An automated sports betting arbitrage detection system that scans live odds across multiple bookmakers to identify guaranteed profit opportunities (sure bets).
I became interested in sports betting arbitrage, also known as sure bets, where you place bets on all possible outcomes across different bookmakers in order to guarantee a profit.
I enjoy searching for "exploits" in systems that allow extracting guaranteed profit from inefficiencies. However, doing this manually is practically impossible, since it requires processing massive amounts of live data and performing calculations continuously. Because of this, I decided to automate the entire process and build a system that scans for these opportunities automatically.
I started by scraping live odds from multiple bookmaker websites.
One of the main challenges was that each bookmaker structures their events and betting markets differently. In order to compare odds across platforms, all of this data needs to be transformed into a single unified structure.
Another important aspect is handling different betting lines. For example, an Over/Under market might exist with lines such as 3.5, 4.5, or 5.5. These must be stored clearly and consistently so they can later be compared correctly. You cannot compare an Over/Under 3.5 with an Over/Under 4.5 when searching for arbitrage opportunities.
Another key problem is matching the same event across different bookmakers. Since naming conventions vary between platforms, events must be linked together before odds comparisons can be performed.
After normalization, the odds data is stored in a unified JSON structure:
[
{
"event_name": "...",
"sport_category": "...",
"bookmakers": [
{ "name": "unibet", "event_url": "...", "stats": "...", "markets": [...] },
{ "name": "bet777", "event_url": "...", "stats": "...", "markets": [...] },
{ "name": "betcenter", "event_url": "...", "stats": "...", "markets": [...] }
],
"home_team": "...",
"away_team": "...",
"start_time": "..."
}
]
This unified structure makes it easy to scan across bookmakers for arbitrage opportunities.

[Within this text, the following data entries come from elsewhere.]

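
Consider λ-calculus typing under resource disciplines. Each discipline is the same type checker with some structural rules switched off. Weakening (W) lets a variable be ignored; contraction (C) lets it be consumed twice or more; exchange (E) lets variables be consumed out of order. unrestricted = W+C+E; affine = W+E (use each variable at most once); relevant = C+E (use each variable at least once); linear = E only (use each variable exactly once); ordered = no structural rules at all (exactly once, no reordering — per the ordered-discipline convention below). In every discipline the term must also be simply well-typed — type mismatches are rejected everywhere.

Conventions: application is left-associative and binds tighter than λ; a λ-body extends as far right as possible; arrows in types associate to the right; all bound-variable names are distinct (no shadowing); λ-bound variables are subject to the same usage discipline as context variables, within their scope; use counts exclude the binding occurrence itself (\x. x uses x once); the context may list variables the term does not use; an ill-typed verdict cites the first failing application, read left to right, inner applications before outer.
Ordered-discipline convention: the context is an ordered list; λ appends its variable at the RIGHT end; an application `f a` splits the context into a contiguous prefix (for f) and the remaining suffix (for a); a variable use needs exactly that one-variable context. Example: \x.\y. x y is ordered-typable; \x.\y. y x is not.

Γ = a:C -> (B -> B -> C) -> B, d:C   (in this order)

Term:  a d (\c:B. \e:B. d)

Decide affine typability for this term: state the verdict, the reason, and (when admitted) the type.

no — d ×2 used more than once (contraction)
use counts: a: 1×; d: 2×; c (bound): 0×; e (bound): 0×
left-to-right use order: a, d, d
typing: the term checks, with type B
per-discipline verdicts: ordered ✗, linear ✗, affine ✗, relevant ✗, unrestricted ✓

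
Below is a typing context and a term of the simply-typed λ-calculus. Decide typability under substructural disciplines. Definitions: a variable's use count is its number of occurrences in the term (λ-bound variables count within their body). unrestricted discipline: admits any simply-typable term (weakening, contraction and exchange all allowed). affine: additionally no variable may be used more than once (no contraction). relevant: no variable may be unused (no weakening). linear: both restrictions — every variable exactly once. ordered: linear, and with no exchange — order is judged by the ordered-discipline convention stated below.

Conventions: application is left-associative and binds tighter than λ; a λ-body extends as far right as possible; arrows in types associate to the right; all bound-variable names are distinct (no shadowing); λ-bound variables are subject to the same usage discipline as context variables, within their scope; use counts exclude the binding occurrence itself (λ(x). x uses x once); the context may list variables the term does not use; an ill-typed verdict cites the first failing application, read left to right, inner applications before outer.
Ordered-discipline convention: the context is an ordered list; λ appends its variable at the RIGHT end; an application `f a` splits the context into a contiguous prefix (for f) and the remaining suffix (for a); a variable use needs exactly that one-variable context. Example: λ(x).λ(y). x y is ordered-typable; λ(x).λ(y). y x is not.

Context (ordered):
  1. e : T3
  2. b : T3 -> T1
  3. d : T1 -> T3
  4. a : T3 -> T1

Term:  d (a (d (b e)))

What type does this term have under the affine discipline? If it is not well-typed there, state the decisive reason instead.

not well-typed under affine — uses contraction: d ×2
use counts: e: 1, b: 1, d: 2, a: 1
left-to-right use order: d, a, d, b, e
typing: the term checks, with type T3
all disciplines: ordered ✗; linear ✗; affine ✗; relevant ✓; unrestricted ✓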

My odds screener currently supports the following betting markets:
Once the odds screener was finished, the majority of the work was done. The data collection and normalization pipeline is by far the most complex part of the system.

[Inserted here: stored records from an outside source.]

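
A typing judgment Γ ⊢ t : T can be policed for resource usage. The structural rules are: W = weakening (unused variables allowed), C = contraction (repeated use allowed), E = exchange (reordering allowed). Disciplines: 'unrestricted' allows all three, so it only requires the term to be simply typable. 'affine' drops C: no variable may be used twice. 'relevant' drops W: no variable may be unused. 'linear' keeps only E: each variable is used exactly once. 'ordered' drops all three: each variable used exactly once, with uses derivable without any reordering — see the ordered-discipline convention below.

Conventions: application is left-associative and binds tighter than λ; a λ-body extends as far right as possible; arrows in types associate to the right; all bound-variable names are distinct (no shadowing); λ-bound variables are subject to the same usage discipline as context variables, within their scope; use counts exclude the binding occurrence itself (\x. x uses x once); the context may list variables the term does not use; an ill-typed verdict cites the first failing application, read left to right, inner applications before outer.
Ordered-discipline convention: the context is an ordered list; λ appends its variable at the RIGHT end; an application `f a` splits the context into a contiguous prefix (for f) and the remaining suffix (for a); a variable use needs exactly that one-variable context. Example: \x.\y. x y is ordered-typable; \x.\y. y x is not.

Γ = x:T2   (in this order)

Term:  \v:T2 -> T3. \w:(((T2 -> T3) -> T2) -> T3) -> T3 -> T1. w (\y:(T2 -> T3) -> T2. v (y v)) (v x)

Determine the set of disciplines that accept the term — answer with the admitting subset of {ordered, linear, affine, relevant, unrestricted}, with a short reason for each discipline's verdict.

admitted by: relevant, unrestricted
counts: x ×1; v [bound] ×3; w [bound] ×1; y [bound] ×1
use order (left to right): w, v, y, v, v, x
typing: well-typed at (T2 -> T3) -> ((((T2 -> T3) -> T2) -> T3) -> T3 -> T1) -> T1
ordered: ✗ — v ×3 used more than once (contraction)
linear: ✗ — v ×3 used more than once (contraction)
affine: ✗ — v ×3 used more than once (contraction)
relevant: ✓ — x, v, w, y: all used, weakening unneeded
unrestricted: ✓ — simply typable at (T2 -> T3) -> ((((T2 -> T3) -> T2) -> T3) -> T3 -> T1) -> T1; W, C, E all held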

Using Flask, I built a small dashboard where arbitrage opportunities can be monitored in real time.
When calculating arbitrage bets, you also have to consider stake rounding. For example, placing a bet of €20.45 on a bookmaker can raise suspicion and potentially get your account flagged. Bookmakers actively try to detect arbitrage bettors, so the system attempts to keep stake sizes as natural as possible.
The odds screener is designed to scan both live betting markets and pre-match events, continuously looking for profitable arbitrage opportunities.